I got to the end of the file and sat back to think. According to Joesbury, I was going to Cambridge to keep a lookout for any unhealthy subculture that might be unduly influencing young people. It was to be a routine, low-key operation, not really expected to unearth anything. He hadn’t actually said it was being done to placate the head of SO10 but I was pretty certain that’s what he thought. Now, it seemed there might be more to it.

NO, NOT A bone man, it couldn’t be a bone man. Bone men were a silly, rural custom, in a place she’d left behind, hundreds of miles from here. This was nothing more than a child’s toy. A six-inch-high skeleton with a wind-up mechanism like clockwork. Just a simple, common toy, the sort that was popular around Halloween. Wind the key and let the toy go. It would walk across a hard surface until the mechanism ran out or it hit an obstacle.

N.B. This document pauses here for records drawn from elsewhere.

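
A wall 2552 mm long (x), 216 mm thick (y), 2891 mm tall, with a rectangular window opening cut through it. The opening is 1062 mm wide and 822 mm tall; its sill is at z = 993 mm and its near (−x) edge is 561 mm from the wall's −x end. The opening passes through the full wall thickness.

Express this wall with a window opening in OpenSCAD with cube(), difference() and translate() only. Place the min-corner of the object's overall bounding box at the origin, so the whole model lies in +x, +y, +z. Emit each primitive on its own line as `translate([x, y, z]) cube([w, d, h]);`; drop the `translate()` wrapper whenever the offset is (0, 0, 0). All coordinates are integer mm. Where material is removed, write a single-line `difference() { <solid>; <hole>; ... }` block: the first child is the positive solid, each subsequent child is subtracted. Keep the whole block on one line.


difference() { cube([2552, 216, 2891]); translate([561, 0, 993]) cube([1062, 216, 822]); }


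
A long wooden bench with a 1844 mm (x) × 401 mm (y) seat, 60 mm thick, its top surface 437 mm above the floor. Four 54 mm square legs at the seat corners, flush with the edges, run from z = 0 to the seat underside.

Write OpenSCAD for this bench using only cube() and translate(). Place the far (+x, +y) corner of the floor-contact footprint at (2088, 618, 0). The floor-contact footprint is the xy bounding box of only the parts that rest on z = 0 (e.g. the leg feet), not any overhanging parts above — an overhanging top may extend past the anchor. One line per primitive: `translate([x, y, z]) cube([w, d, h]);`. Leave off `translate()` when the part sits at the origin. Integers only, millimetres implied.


translate([244, 217, 377]) cube([1844, 401, 60]);
translate([244, 217, 0]) cube([54, 54, 377]);
translate([244, 564, 0]) cube([54, 54, 377]);
translate([2034, 217, 0]) cube([54, 54, 377]);
translate([2034, 564, 0]) cube([54, 54, 377]);


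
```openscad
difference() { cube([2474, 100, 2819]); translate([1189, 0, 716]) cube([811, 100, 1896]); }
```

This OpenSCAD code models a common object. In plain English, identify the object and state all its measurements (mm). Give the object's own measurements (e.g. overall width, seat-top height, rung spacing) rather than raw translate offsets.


A wall 2474 mm long (x), 100 mm thick (y), 2819 mm tall, with a rectangular window opening cut through it. The opening is 811 mm wide and 1896 mm tall; its sill is at z = 716 mm and its near (−x) edge is 1189 mm from the wall's −x end. The opening passes through the full wall thickness.


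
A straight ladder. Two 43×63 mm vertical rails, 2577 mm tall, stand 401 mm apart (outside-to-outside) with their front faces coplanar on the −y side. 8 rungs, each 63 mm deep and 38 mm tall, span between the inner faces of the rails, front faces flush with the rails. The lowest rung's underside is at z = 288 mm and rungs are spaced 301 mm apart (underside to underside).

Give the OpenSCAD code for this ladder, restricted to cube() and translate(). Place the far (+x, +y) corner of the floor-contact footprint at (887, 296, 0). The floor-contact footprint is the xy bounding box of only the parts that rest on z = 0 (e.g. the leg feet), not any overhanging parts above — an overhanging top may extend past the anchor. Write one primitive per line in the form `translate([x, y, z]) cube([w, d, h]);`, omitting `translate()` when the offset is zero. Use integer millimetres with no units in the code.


translate([486, 233, 0]) cube([43, 63, 2577]);
translate([844, 233, 0]) cube([43, 63, 2577]);
translate([529, 233, 288]) cube([315, 63, 38]);
translate([529, 233, 589]) cube([315, 63, 38]);
translate([529, 233, 890]) cube([315, 63, 38]);
translate([529, 233, 1191]) cube([315, 63, 38]);
translate([529, 233, 1492]) cube([315, 63, 38]);
translate([529, 233, 1793]) cube([315, 63, 38]);
translate([529, 233, 2094]) cube([315, 63, 38]);
translate([529, 233, 2395]) cube([315, 63, 38]);


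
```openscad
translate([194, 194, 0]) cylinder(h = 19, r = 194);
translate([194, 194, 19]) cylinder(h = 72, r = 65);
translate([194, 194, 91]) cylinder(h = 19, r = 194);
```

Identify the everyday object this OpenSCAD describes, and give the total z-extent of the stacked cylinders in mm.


A spool. The overall height is 110 mm.

Three coaxial cylinders, large–small–large — a spool. Two 19 mm flanges and a 72 mm core give 19 + 72 + 19 = 110 mm.


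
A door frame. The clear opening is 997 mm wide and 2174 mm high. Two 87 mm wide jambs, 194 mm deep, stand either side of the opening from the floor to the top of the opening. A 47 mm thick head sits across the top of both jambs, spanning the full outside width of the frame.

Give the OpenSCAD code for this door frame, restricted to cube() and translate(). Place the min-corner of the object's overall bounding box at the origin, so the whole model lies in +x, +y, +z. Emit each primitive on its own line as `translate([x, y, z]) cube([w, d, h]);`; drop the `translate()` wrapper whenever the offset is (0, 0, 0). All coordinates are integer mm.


cube([87, 194, 2174]);
translate([1084, 0, 0]) cube([87, 194, 2174]);
translate([0, 0, 2174]) cube([1171, 194, 47]);


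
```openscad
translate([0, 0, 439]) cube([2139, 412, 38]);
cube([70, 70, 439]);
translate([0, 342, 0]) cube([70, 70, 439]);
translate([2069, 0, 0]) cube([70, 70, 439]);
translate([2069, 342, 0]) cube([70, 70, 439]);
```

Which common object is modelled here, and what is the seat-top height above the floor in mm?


A bench. The seat-top height is 477 mm.

A long slab on four corner posts — a bench. The slab sits at z = 439 with thickness 38, so the top is 439 + 38 = 477 mm.


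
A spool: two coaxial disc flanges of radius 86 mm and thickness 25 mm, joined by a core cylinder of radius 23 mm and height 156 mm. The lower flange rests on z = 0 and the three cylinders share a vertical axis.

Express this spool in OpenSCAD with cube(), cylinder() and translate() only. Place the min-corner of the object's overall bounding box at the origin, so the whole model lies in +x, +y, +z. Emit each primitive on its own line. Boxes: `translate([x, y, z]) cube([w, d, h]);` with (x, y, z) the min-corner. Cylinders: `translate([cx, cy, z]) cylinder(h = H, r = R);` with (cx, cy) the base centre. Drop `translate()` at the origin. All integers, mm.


translate([86, 86, 0]) cylinder(h = 25, r = 86);
translate([86, 86, 25]) cylinder(h = 156, r = 23);
translate([86, 86, 181]) cylinder(h = 25, r = 86);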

Hardly knowing whether she was still frightened or not, Evi picked it up. A small piece of Blu-tack was stuck to one half of the key. It looked as though the toy had been wound up tight, then stuck to the inside of the wardrobe with the Blu-tack. When the mechanical force of the key trying to turn had become too great, the toy had broken free of its sticky blue handcuffs.

There had been a child here today, it was the only explanation. The cleaner, who had come on the wrong day, had brought a child. Maybe a child too sick for school and with no one else to take care of him. He’d played in the house, left a toy upstairs, put the fir cones along the path, left a heap of them on the kitchen table.

Evi looked through the rest of the upstairs rooms, found nothing, and let the lift take her back down. She left the skeleton toy on the hall table and made her way into the kitchen, knowing that even she didn’t believe her sick- child theory and wondering what on earth she was going to do about it.